Para resumir esta apresentação da teoria literária feminista hoje, podemos agora
definir como fêmea (female), escrita por mulheres, tendo em mente que este rótulo nada
diz sobre a natureza dessa escrita; como feminista, uma escrita que assume uma posição
antipatriarcal e anti-sexista perceptível; e como feminino, escrita que parece
marginalizada (reprimida, silenciada) pela ordem social/linguística dominante. Este
último não (pace Kristeva) implica qualquer posição política específica (nenhum
feminismo bem definido), embora também não o exclua. Assim, algumas feministas,
como Helene Cixous, tentaram produzir escritos "femininos", e outras (Simone de
Beauvoir) não. O problema com o rótulo "feminino" até agora tem sido sua tendência a
privilegiar e/ou sobrepor as formas existentes de modernismo literário e vanguarda. Essa,
creio, é apenas uma forma possível de ser marginal em relação à ordem dominante (neste
caso em relação às formas tradicionais de escrita representacional ou realista). A
'marginalidade' não pode ou não deve ser apenas uma questão de forma.

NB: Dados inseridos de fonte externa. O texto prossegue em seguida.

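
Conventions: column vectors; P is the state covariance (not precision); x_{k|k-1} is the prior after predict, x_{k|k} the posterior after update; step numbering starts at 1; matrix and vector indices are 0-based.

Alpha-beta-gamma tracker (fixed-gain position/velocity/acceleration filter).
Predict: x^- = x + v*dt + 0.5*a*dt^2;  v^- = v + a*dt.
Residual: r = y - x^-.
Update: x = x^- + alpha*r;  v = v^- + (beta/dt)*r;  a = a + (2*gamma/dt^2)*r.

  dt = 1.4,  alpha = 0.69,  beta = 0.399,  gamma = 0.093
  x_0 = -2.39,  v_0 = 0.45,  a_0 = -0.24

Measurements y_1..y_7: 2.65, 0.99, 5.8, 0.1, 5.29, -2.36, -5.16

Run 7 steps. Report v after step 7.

step 1: x_pred=-1.9952  r=4.6452  x^+=1.2100  v^+=1.4379  a^+=0.2008
step 2: x_pred=3.4198  r=-2.4298  x^+=1.7432  v^+=1.0265  a^+=-0.0298
step 3: x_pred=3.1512  r=2.6488  x^+=4.9789  v^+=1.7398  a^+=0.2216
step 4: x_pred=7.6317  r=-7.5317  x^+=2.4348  v^+=-0.0965  a^+=-0.4931
step 5: x_pred=1.8164  r=3.4736  x^+=4.2132  v^+=0.2030  a^+=-0.1635
step 6: x_pred=4.3372  r=-6.6972  x^+=-0.2839  v^+=-1.9346  a^+=-0.7991
step 7: x_pred=-3.7754  r=-1.3846  x^+=-4.7308  v^+=-3.4479  a^+=-0.9305

v_post = -3.4479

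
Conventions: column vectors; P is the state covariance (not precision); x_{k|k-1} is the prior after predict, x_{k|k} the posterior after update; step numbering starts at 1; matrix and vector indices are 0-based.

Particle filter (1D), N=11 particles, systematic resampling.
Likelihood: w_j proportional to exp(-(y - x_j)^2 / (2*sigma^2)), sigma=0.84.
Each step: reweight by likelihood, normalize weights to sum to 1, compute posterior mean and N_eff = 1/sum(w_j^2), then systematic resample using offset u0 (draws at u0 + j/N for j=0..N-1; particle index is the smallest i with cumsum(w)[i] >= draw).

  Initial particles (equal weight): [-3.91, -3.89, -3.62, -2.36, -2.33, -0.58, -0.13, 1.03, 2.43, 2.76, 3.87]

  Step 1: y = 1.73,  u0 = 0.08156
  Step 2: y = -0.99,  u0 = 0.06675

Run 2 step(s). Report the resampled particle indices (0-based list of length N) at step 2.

step 1: w=[0.0000, 0.0000, 0.0000, 0.0000, 0.0000, 0.0112, 0.0424, 0.3476, 0.3476, 0.2320, 0.0192]  mean=1.9052  Neff=3.3581  idx=[7, 7, 7, 7, 8, 8, 8, 8, 9, 9, 10]
step 2: w=[0.2488, 0.2488, 0.2488, 0.2488, 0.0011, 0.0011, 0.0011, 0.0011, 0.0002, 0.0002, 0.0000]  mean=1.0370  Neff=4.0397  idx=[0, 0, 0, 1, 1, 2, 2, 2, 3, 3, 3]

resampled_idx = [0, 0, 0, 1, 1, 2, 2, 2, 3, 3, 3]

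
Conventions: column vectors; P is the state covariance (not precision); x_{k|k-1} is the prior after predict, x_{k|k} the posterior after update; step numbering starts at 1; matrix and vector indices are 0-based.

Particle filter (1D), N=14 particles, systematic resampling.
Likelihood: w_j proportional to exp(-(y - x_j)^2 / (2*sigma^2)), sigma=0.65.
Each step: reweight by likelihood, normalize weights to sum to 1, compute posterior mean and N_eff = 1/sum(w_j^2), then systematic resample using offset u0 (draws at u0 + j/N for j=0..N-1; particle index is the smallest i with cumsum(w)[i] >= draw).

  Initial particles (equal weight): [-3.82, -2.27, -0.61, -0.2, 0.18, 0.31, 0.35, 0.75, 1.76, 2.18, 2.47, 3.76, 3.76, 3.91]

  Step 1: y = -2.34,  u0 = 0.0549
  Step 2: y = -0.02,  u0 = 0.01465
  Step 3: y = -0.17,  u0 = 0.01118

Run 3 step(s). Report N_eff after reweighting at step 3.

N_eff = 13.0136

step 1: w=[0.0678, 0.9010, 0.0262, 0.0040, 0.0005, 0.0002, 0.0002, 0.0000, 0.0000, 0.0000, 0.0000, 0.0000, 0.0000, 0.0000]  mean=-2.3210  Neff=1.2238  idx=[0, 1, 1, 1, 1, 1, 1, 1, 1, 1, 1, 1, 1, 2]
step 2: w=[0.0000, 0.0036, 0.0036, 0.0036, 0.0036, 0.0036, 0.0036, 0.0036, 0.0036, 0.0036, 0.0036, 0.0036, 0.0036, 0.9567]  mean=-0.6820  Neff=1.0925  idx=[5, 13, 13, 13, 13, 13, 13, 13, 13, 13, 13, 13, 13, 13]
step 3: w=[0.0005, 0.0769, 0.0769, 0.0769, 0.0769, 0.0769, 0.0769, 0.0769, 0.0769, 0.0769, 0.0769, 0.0769, 0.0769, 0.0769]  mean=-0.6109  Neff=13.0136  idx=[1, 2, 2, 3, 4, 5, 6, 7, 8, 9, 10, 11, 12, 13]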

Talvez o mais importante em tudo isso seja perceber que esses três 'rótulos' não
são essências. São categorias que operamos como leitores ou críticos. Nós produzimos
textos como marginais, situando-os em relação a outras estruturas dominantes; optamos
por ler os primeiros textos de mulheres como um trabalho pré-feminista; decidimos
trabalhar em textos "femininos". As definições aqui propostas pretendem ser abertas ao
debate, e não eliminá-lo, embora também devam dizer algo sobre o terreno em que o
debate pode ser frutífero: política, biologia e marginalidade parecem ser questões
fundamentais aqui. Não existe, infelizmente, um texto intrinsecamente feminista: dado o
contexto histórico e social adequado, todos os textos podem ser recuperados pelos
poderes dominantes — ou apropriados pela oposição feminista. Como Julia Kristeva pode
ter argumentado, todas as formas de linguagem são locais de luta. Como críticas
feministas, nossa tarefa é impedir que os patriarcas se safem com seu truque habitual de
silenciar a oposição. Cabe a nós fazer da luta pelo sentido do signo — o sentido do texto
— um item explícito e inevitável da agenda cultural.